When P&R set up the review, Deputy Parkinson said public involvement would be central, and he even speculated about the possibility of holding some of the specialist panel’s meetings in public. But P&R declined a request last week to clarify whether the panel would meet in public. And when asked about public involvement generally, it referred only to the current consultation paper, which was aimed primarily at the business sector, and a live video event scheduled for tomorrow evening.

Deputy Sasha Kazantseva-Miller said there had been ‘minimal or no engagement at committee level’ from those leading the review.

P&R’s consultation paper estimated that alternatives to zero-10 could generate additional tax revenue of between £0.5m. and £18m. annually, a figure far short of the income boost of £40m. a year which the treasury had already projected from international tax changes known as Pillar II which are under way.

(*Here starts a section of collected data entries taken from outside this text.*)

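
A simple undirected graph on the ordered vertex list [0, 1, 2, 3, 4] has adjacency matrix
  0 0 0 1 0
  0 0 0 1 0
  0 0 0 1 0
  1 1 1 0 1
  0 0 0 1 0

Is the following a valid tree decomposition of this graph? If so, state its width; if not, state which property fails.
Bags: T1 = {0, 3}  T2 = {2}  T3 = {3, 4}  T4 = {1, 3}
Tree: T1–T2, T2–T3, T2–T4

No — edge (3,2) lies in no bag.

A tree decomposition must satisfy three properties: every vertex lies in some bag; for every edge, both endpoints lie together in some bag; and for every vertex, the bags containing it form a connected subtree. Here edge (3,2) lies in no bag, so the decomposition is invalid.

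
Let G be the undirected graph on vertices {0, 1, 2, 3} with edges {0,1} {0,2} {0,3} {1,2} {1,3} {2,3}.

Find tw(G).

3

A width-3 tree decomposition is:
Bags: B1 = {0, 1, 2, 3}
Tree: (single bag)
A single bag containing all 4 vertices is trivially a valid decomposition of width 3. On the other hand G contains the 4-clique {0, 1, 2, 3}. A clique must lie in a single bag of any decomposition, so no decomposition can have width below 3. Hence tw(G) = 3 exactly.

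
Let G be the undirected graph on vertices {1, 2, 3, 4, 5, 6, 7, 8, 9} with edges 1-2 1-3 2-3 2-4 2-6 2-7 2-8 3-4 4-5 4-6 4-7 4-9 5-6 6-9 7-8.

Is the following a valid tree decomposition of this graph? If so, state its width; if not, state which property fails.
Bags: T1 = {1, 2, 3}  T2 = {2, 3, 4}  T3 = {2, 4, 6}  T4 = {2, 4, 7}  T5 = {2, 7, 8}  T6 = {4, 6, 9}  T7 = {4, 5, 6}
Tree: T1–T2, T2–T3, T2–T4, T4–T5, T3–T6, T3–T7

Vertex coverage: the bags together contain {1, 2, 3, 4, 5, 6, 7, 8, 9}, the full vertex set. Edge coverage: each edge of G has both endpoints in at least one bag. Running intersection: for every vertex, the bags containing it form a connected subtree. All three properties hold, so this is a valid tree decomposition of width max|bag| − 1 = 2, and hence tw(G) ≤ 2.

Yes; width 2.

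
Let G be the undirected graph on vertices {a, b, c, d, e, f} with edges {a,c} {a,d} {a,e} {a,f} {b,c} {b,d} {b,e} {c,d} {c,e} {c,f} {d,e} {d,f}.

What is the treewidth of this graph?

3

A width-3 tree decomposition is:
Bags: B1 = {a, c, d, e}  B2 = {a, c, d, f}  B3 = {b, c, d, e}
Tree: B1–B2, B1–B3
Each bag holds 4 vertices, so the decomposition has width 3, which upper-bounds the treewidth. For the lower bound, the 4 vertices {a, c, d, e} are pairwise adjacent, and any tree decomposition puts a clique entirely inside one bag — forcing width ≥ 3. Combining the bounds, tw(G) = 3.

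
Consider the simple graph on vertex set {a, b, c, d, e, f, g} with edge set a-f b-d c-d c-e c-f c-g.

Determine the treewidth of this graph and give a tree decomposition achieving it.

The largest bag has 2 vertices, giving width 1; this decomposition certifies tw(G) ≤ 1. Any graph with an edge has treewidth ≥ 1, and G has the edge c–d. Therefore the treewidth is 1.

Treewidth 1.
One such decomposition:
Bags: B1 = {c, d}  B2 = {c, f}  B3 = {a, f}  B4 = {c, e}  B5 = {c, g}  B6 = {b, d}
Tree: B1–B2, B2–B3, B1–B4, B4–B5, B1–B6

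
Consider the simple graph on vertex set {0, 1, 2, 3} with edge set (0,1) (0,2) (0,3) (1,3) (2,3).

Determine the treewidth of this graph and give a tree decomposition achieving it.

Treewidth 2.
One such decomposition:
Bags: B1 = {0, 1, 3}  B2 = {0, 2, 3}
Tree: B1–B2

Every bag has size at most 3, so the width is 3 − 1 = 2 and tw(G) ≤ 2. On the other hand G contains the 3-clique {0, 1, 3}. A clique must lie in a single bag of any decomposition, so no decomposition can have width below 2. Combining the bounds, tw(G) = 2.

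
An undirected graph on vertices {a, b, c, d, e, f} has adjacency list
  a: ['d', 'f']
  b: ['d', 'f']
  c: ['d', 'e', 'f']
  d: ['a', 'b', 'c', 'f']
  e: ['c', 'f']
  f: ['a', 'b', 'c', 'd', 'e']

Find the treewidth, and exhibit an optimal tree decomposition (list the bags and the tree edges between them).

Treewidth 2.
One optimal decomposition is:
Bags: B1 = {c, d, f}  B2 = {a, d, f}  B3 = {c, e, f}  B4 = {b, d, f}
Tree: B1–B2, B1–B3, B2–B4

The largest bag has 3 vertices, giving width 2; this decomposition certifies tw(G) ≤ 2. On the other hand G contains the 3-clique {c, d, f}. A clique must lie in a single bag of any decomposition, so no decomposition can have width below 2. Hence tw(G) = 2 exactly.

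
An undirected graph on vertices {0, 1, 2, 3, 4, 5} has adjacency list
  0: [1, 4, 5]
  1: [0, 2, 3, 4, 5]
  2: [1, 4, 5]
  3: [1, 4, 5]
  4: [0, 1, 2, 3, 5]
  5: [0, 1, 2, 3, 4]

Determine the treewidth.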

David Dorrity has urged the States not to rely on Pillar II projections, which he feared may be overly optimistic, but was even more concerned about two of the published alternative options to zero-10.

‘I firmly believe that adopting territorial taxation or introducing a unilateral zero‑15 corporate tax regime, without alignment with the other Crown Dependencies, would risk driving our finance industry to Jersey or the Isle of Man,’ said Deputy Dorrity.

‘However, once a level playing field has been created through the introduction of GST‑plus, I believe we can begin discussions on a coordinated zero‑15 approach with the other Crown Dependencies, who I understand may then be willing to revisit the zero‑10 corporate tax regime.’

Andrew Niles understood why P&R wanted to review company tax but hoped it would complete the work ‘quickly, carefully and discreetly’ and warned that prolonged debate or a major political disagreement about the best way forward would be ‘unhelpful and potentially very harmful’.

P&R has pledged that its final recommendations will maintain a competitive and internationally acceptable company tax system which also supports economic growth.

It has requested consultation responses by 27 February.